If I remember Russells Short History of Western Philosophy correctly, Russell unequivocally maintains that Thales was the first philosopher of note. He said:
The world is made of water
Russell does not explain in any detail as to why he held this view, saying it was most likely he considered water as an 'originating' principle. In fact it is only in Aristotles Metaphysics that we have any evidence that Thales made this claim, and Aristotle then goes onto conjecture what he may mean by this.

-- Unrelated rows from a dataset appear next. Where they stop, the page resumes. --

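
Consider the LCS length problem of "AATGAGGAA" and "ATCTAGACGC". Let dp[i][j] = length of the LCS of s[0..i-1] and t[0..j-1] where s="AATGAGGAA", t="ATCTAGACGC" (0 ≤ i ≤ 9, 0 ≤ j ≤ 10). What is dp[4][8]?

3

   ''  A  T  C  T  A  G  A  C  G  C
''  0  0  0  0  0  0  0  0  0  0  0
 A  0  1  1  1  1  1  1  1  1  1  1
 A  0  1  1  1  1  2  2  2  2  2  2
 T  0  1  2  2  2  2  2  2  2  2  2
 G  0  1  2  2  2  2  3  3  3  3  3
 A  0  1  2  2  2  3  3  4  4  4  4
 G  0  1  2  2  2  3  4  4  4  5  5
 G  0  1  2  2  2  3  4  4  4  5  5
 A  0  1  2  2  2  3  4  5  5  5  5
 A  0  1  2  2  2  3  4  5  5  5  5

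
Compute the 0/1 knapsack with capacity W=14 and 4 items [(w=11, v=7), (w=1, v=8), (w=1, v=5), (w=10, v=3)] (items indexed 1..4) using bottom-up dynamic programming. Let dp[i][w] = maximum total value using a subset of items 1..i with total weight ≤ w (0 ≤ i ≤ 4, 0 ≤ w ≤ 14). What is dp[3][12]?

i\w   0   1   2   3   4   5   6   7   8   9  10  11  12  13  14
  0   0   0   0   0   0   0   0   0   0   0   0   0   0   0   0
  1   0   0   0   0   0   0   0   0   0   0   0   7   7   7   7
  2   0   8   8   8   8   8   8   8   8   8   8   8  15  15  15
  3   0   8  13  13  13  13  13  13  13  13  13  13  15  20  20
  4   0   8  13  13  13  13  13  13  13  13  13  13  16  20  20

15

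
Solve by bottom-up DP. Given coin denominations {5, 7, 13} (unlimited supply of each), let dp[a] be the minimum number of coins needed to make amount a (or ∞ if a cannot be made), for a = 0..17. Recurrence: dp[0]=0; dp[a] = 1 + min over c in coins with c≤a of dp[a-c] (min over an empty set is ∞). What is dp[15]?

3

 a  0  1  2  3  4  5  6  7  8  9 10 11 12 13 14 15 16 17
dp  0  -  -  -  -  1  -  1  -  -  2  -  2  1  2  3  -  3
(- denotes ∞ / unreachable)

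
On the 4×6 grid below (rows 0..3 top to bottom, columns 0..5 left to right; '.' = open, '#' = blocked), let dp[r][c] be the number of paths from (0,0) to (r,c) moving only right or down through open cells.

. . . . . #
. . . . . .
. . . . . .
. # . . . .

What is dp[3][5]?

51

r\c   0   1   2   3   4   5
  0   1   1   1   1   1   0
  1   1   2   3   4   5   5
  2   1   3   6  10  15  20
  3   1   0   6  16  31  51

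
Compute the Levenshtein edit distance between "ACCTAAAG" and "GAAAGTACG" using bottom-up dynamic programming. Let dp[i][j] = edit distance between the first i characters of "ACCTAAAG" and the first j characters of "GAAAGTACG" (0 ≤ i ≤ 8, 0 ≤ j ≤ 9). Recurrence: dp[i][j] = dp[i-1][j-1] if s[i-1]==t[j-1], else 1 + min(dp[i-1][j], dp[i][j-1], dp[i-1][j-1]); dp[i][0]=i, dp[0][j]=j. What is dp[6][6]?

6

   ''  G  A  A  A  G  T  A  C  G
''  0  1  2  3  4  5  6  7  8  9
 A  1  1  1  2  3  4  5  6  7  8
 C  2  2  2  2  3  4  5  6  6  7
 C  3  3  3  3  3  4  5  6  6  7
 T  4  4  4  4  4  4  4  5  6  7
 A  5  5  4  4  4  5  5  4  5  6
 A  6  6  5  4  4  5  6  5  5  6
 A  7  7  6  5  4  5  6  6  6  6
 G  8  7  7  6  5  4  5  6  7  6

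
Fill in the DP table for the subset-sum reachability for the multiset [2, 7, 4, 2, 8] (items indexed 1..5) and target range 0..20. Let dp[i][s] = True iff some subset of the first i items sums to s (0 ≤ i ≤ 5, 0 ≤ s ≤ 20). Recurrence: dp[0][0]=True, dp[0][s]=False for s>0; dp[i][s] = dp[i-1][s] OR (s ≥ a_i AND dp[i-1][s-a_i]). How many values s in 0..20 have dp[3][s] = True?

8

i\s   0   1   2   3   4   5   6   7   8   9  10  11  12  13  14  15  16  17  18  19  20
  0   T   F   F   F   F   F   F   F   F   F   F   F   F   F   F   F   F   F   F   F   F
  1   T   F   T   F   F   F   F   F   F   F   F   F   F   F   F   F   F   F   F   F   F
  2   T   F   T   F   F   F   F   T   F   T   F   F   F   F   F   F   F   F   F   F   F
  3   T   F   T   F   T   F   T   T   F   T   F   T   F   T   F   F   F   F   F   F   F
  4   T   F   T   F   T   F   T   T   T   T   F   T   F   T   F   T   F   F   F   F   F
  5   T   F   T   F   T   F   T   T   T   T   T   T   T   T   T   T   T   T   F   T   F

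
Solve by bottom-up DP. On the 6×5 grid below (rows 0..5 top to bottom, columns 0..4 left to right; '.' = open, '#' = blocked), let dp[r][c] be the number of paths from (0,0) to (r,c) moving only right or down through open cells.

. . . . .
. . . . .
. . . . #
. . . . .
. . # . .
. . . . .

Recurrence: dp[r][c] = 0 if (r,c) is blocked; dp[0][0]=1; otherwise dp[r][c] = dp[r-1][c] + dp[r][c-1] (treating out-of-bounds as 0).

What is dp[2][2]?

r\c   0   1   2   3   4
  0   1   1   1   1   1
  1   1   2   3   4   5
  2   1   3   6  10   0
  3   1   4  10  20  20
  4   1   5   0  20  40
  5   1   6   6  26  66

6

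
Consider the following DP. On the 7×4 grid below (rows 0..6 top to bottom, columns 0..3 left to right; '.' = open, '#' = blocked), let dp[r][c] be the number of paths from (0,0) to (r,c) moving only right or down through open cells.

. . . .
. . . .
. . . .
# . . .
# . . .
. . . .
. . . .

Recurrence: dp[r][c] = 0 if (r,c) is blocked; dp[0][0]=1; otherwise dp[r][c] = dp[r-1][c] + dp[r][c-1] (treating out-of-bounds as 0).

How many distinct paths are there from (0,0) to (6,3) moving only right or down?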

That from which is everything that exists and from which it first becomes and into which it is rendered at last, its substance remaining under it, but transforming in qualities, that they say is the element and principle of things that are. …For it is necessary that there be some nature (φύσις), either one or more than one, from which become the other things of the object being saved... Thales the founder of this type of philosophy says that it is water
That is it's roughly equivalent to our idea of matter; Anaximenes, a later philosopher chose air rather than water (notably this is two of the four elements), and Anaximander, his student etherealised it into the apeiron.
Why would Russell choose water as an 'originary' principle rather than a 'matter' principle?
Particularly since then a theory of matter had already been worked out and was at hand. Was there in fact two competing explanations, and Russell chose the 'originary' one? Had he not read Aristotle, or was he working from bad translations (assuming he had little greek)?